According to the Centers for Medicare & Medicaid Services, almost 20 percent of all hospital transfers originate from SNFs, and 45 percent of them could have been avoided through access to virtual care. In addition, the Medicare Payment Advisory Commission (MedPAC) has noted that rehospitalizations expose seniors to increased risk of falls, delirium, infections and adverse medication interactions.

In 2012, the Center for Connected Health Policy (CCHP) identified telehealth as an important tool for SNFs to improve quality, health and costs of care.

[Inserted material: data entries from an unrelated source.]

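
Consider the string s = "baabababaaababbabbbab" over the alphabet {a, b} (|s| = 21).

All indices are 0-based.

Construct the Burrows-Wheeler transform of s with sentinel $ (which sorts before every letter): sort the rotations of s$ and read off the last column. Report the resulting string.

rank  rotation                last
    0  $baabababaaababbabbbab  b
    1  aaababbabbbab$baababab  b
    2  aabababaaababbabbbab$b  b
    3  aababbabbbab$baabababa  a
    4  ab$baabababaaababbabbb  b
    5  abaaababbabbbab$baabab  b
    6  ababaaababbabbbab$baab  b
    7  abababaaababbabbbab$ba  a
    8  ababbabbbab$baabababaa  a
    9  abbabbbab$baabababaaab  b
   10  abbbab$baabababaaababb  b
   11  b$baabababaaababbabbba  a
   12  baaababbabbbab$baababa  a
   13  baabababaaababbabbbab$  $
   14  bab$baabababaaababbabb  b
   15  babaaababbabbbab$baaba  a
   16  bababaaababbabbbab$baa  a
   17  babbabbbab$baabababaaa  a
   18  babbbab$baabababaaabab  b
   19  bbab$baabababaaababbab  b
   20  bbabbbab$baabababaaaba  a
   21  bbbab$baabababaaababba  a

bbbabbbaabbaa$baaabbaa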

“SNFs provide services to a population of predominantly older adults who have limitations in their ability to independently care for themselves due to multiple and coexisting cognitive, physical and chronic conditions,” the CCHP noted in its report. “An aging population and a lack of resources for long-term health care are leaving skilled nursing staff increasingly responsible for a growing frail patient population that requires significant medical, therapeutic, and rehabilitation services due to their significant risk for adverse, complicated, and costly health events.”

“However, SNF physicians are often off-site or unavailable when patient assessments and care recommendations are most urgently needed,” the report added. “As a consequence, residents often have to be transported off-site to receive appropriate care such as to an emergency department for immediate assessment and possible hospitalization. Frequently they experience preventable negative health outcomes from the lack of timely care.”

The bill garnered support from several organizations, including the American Telemedicine Association, American Heart Association, West Health and Health IT Now (now known as the Health Innovation Alliance).